Le rapport de l’économiste Séverine Lemière remis à Najat Vallaud-Belkacem montre comment la fiscalité française dissuade le travail féminin. Il plaide pour une individualisation de l’impôt sur le revenu.
« Le marché du travail est aujourd’hui marqué par les inégalités entre femmes et hommes et les politiques publiques actuelles ne les corrigent pas. » Pis, « nombreuses sont les politiques publiques venant reproduire voire alimenter [les] freins » à l’accès des femmes à des emplois de qualité. Le rapport sur l’emploi des femmes, commandé par la ministre des Droits des femmes, Najat Vallaud-Belkacem, à l’économiste Séverine Lemière, jette un pavé dans la mare.
Fixer des objectifs « chiffrés et sexués »
A trop se concentrer sur les questions d’égalité professionnelle et de lutte contre les discriminations une fois dans l’emploi, la question clef de « l’accès à l’emploi, notamment des femmes les plus éloignées du marché du travail, semble avoir été oublié », estime-t-il. « Il ne faudrait pas que les femmes diplômées et bien insérées sur le marché du travail cachent les femmes moins qualifiées, reléguées dans des emplois de mauvaise qualité, contraintes au sous-emploi ou à l’inactivité », insiste-t-il, concluant à « l’urgence de corriger l’apparente neutralité des politiques publiques ».
Premières accusées, les politiques de l’emploi sont appelées à passer à la vitesse supérieure en fixant des objectifs « chiffrés et sexués » dans les contrats aidés, en revalorisant les métiers à prédominance féminine et en y développant les contrats aidés marchands et l’apprentissage, en instaurant des modes de garde pour les parents au chômage ou encore en fixant « un objectif de parité dans l’obligation d’emploi des personnes handicapées ».

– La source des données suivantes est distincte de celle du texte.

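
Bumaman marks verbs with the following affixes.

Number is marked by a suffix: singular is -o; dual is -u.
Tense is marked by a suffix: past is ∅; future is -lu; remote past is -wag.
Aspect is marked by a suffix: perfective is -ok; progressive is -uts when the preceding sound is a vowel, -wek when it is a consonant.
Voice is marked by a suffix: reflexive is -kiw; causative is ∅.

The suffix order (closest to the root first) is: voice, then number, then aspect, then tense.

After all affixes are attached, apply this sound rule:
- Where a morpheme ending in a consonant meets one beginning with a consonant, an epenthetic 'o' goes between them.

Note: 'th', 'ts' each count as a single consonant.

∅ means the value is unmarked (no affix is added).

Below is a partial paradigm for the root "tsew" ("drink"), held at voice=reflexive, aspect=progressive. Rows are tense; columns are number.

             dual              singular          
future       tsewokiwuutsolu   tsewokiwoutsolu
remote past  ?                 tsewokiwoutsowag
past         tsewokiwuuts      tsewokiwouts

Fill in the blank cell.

Attach voice reflexive -kiw → tsewkiw.
Attach number dual -u → tsewkiwu.
Attach aspect progressive -uts (after vowel 'u') → tsewkiwuuts.
Attach tense remote past -wag → tsewkiwuutswag.
Apply epenthesis: tsewkiwuutswag → tsewokiwuutsowag.

tsewokiwuutsowag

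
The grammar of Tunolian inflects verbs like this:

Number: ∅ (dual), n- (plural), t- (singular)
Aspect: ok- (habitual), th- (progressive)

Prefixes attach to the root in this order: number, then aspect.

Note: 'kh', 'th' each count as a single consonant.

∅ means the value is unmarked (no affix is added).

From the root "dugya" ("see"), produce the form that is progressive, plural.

thndugya

Attach number plural n- → ndugya.
Attach aspect progressive th- → thndugya.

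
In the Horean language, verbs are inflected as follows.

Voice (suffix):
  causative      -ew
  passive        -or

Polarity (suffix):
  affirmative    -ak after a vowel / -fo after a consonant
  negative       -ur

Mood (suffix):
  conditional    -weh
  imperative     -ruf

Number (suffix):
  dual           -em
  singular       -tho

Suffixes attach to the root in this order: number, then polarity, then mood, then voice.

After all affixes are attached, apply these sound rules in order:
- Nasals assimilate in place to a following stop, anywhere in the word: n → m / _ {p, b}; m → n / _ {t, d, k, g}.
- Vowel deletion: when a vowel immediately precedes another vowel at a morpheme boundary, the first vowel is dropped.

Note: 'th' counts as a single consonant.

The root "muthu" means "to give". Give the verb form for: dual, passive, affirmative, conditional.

Attach number dual -em → muthuem.
Attach polarity affirmative -fo (after consonant 'm') → muthuemfo.
Attach mood conditional -weh → muthuemfoweh.
Attach voice passive -or → muthuemfowehor.
Nasal assimilation: no change.
Apply vowel deletion: muthuemfowehor → muthemfowehor.

muthemfowehor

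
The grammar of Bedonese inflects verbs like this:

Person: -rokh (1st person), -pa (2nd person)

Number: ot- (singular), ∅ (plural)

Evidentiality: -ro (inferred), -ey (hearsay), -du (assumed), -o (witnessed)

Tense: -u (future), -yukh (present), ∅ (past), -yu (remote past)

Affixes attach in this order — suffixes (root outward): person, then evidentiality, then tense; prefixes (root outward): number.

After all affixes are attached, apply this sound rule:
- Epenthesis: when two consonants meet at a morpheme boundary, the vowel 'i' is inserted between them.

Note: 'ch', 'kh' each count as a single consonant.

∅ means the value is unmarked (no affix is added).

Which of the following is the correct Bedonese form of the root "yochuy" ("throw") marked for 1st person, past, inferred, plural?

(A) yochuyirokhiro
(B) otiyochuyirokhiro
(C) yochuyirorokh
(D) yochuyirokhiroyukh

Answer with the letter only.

A

Attach person 1st person -rokh → yochuyrokh.
number = plural: zero marking, form stays yochuyrokh.
Attach evidentiality inferred -ro → yochuyrokhro.
tense = past: zero marking, form stays yochuyrokhro.
Apply epenthesis: yochuyrokhro → yochuyirokhiro.
So the correct form is yochuyirokhiro, option (A).
(B) otiyochuyirokhiro is wrong: it uses singular instead of plural for number.
(D) yochuyirokhiroyukh is wrong: it uses present instead of past for tense.
(C) yochuyirorokh is wrong: it has the affixes in the wrong order.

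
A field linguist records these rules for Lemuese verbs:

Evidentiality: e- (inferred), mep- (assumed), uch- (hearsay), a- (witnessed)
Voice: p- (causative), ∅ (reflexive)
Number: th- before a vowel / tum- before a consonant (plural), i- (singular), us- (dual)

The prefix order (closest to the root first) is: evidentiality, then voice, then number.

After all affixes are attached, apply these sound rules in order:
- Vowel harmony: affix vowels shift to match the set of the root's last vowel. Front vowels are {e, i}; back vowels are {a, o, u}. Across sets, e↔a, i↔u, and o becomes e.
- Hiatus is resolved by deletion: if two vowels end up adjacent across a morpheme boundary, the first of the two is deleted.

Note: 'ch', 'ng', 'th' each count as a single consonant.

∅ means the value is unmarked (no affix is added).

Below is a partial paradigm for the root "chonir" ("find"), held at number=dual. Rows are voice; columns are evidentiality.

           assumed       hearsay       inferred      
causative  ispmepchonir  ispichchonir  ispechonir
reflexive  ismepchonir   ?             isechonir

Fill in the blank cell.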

Réformer le quotient conjugal
Mais les propositions les plus détonantes sont celles conduisant à une vaste refonte de l’impôt sur le revenu et, par extension, des aides aux travailleurs pauvres (RSA, PPE). S’appuyant sur les conclusions du rapport, Najat Vallaud-Belkacem plaide notamment pour une révision de l’un des fondements de la fiscalité des ménages : la conjugalisation de l’impôt. Actuellement, la somme des revenus du couple est divisée par deux, puis le barème s’applique à chacune des moitiés. Ce quotient permet de réduire fortement l’impôt des couples dont l’un des membres – le plus souvent l’épouse – ne travaille pas. Son effet est en outre d’autant plus fort que la rémunération principale est élevée, car il n’est pas plafonné.
En réduisant l’imposition du couple, le quotient conjugal augmente le taux marginal d’imposition du conjoint inactif. L’OCDE souligne que, en France, le poids des impôts est d’environ 5 points supérieur pour le deuxième apporteur de ressources d’un ménage que pour un célibataire (mesuré en comparant le salaire brut avec le net après impôt). L’écart atteint 10 points pour les femmes qui ont deux enfants.
L’une des pistes, explosive, consisterait à moduler le quotient pour favoriser les couples biactifs ou au contraire pour réduire les avantages des couples monoactifs, à défaut d’une réelle « individualisation » de l’impôt. Autre possibilité : plafonner l’avantage du quotient conjugal, comme pour le quotient familial. Il va sans dire que le terrain est glissant pour le gouvernement.